Abstract

Foreign petroleum exploitation has long been a focus of writing from the Niger Delta, notably the work of Tanure Ojaide, Ken Saro-Wiwa, and authors following in their wake. In Nigeria, petroleum is an economic mainstay and “has saturated virtually every aspect of economy, polity and sociability” (Watts, “Crude Politics” 12). However, mineral oil is not the only contested natural resource that Nigerian authors examine. Existing ecocritical scholarship on literature from the Niger Delta by scholars such as Nixon (Slow Violence and the Environmentalism of the Poor) and Caminero-Santangelo (African Fiction and Joseph Conrad) has focused on authors who engage with petroleum. While their analyses of the environmental, economic, and social problems that this causes are important, it is disappointing that Wenzel and Lincoln are among the few environmentally-engaged literary critics to examine literature about the area’s long history of resource exploitation before the discovery of petroleum.
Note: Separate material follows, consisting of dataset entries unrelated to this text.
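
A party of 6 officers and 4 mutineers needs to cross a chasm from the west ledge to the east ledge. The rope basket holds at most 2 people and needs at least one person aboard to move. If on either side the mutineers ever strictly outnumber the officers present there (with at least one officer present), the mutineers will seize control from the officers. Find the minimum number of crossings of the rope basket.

Counting alone: each trip to the east ledge takes at most 2 across and each return brings at least 1 back, so after t trips out (and t−1 returns) at most 2t − (t−1) of the 10 are across; that first reaches 10 at t = 9, so at least 17 crossings are needed.
The plan below uses exactly 17 crossings, so it is optimal:
1. 2 mutineers → the east ledge.  (the west ledge: 6O 2M; the east ledge: 0O 2M)
2. 1 mutineer ← the west ledge.  (the west ledge: 6O 3M; the east ledge: 0O 1M)
3. 2 mutineers → the east ledge.  (the west ledge: 6O 1M; the east ledge: 0O 3M)
4. 1 mutineer ← the west ledge.  (the west ledge: 6O 2M; the east ledge: 0O 2M)
5. 2 officers → the east ledge.  (the west ledge: 4O 2M; the east ledge: 2O 2M)
6. 1 mutineer ← the west ledge.  (the west ledge: 4O 3M; the east ledge: 2O 1M)
7. 1 officer and 1 mutineer → the east ledge.  (the west ledge: 3O 2M; the east ledge: 3O 2M)
8. 1 mutineer ← the west ledge.  (the west ledge: 3O 3M; the east ledge: 3O 1M)
9. 2 mutineers → the east ledge.  (the west ledge: 3O 1M; the east ledge: 3O 3M)
10. 1 mutineer ← the west ledge.  (the west ledge: 3O 2M; the east ledge: 3O 2M)
11. 1 officer and 1 mutineer → the east ledge.  (the west ledge: 2O 1M; the east ledge: 4O 3M)
12. 1 mutineer ← the west ledge.  (the west ledge: 2O 2M; the east ledge: 4O 2M)
13. 2 mutineers → the east ledge.  (the west ledge: 2O 0M; the east ledge: 4O 4M)
14. 1 mutineer ← the west ledge.  (the west ledge: 2O 1M; the east ledge: 4O 3M)
15. 1 officer and 1 mutineer → the east ledge.  (the west ledge: 1O 0M; the east ledge: 5O 4M)
16. 1 mutineer ← the west ledge.  (the west ledge: 1O 1M; the east ledge: 5O 3M)
17. 1 officer and 1 mutineer → the east ledge.  (the west ledge: 0O 0M; the east ledge: 6O 4M)

17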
As historians have often argued, the palm oil trade had caused environmental and social problems in the Niger Delta during colonial and protectorate times; commodities such as ivory and rubber were also exploited.1 Although the environmental impact of palm oil cultivation and processing was nowhere near as severe as the destruction created by petroleum, it created conflicts over resources that are remembered in the work of several Nigerian writers. Equally significant is the way that certain authors strategically omit the conflicts and environmental problems created by the palm oil trade: this article contends that this is a strategy to throw into relief the problems brought by petroleum.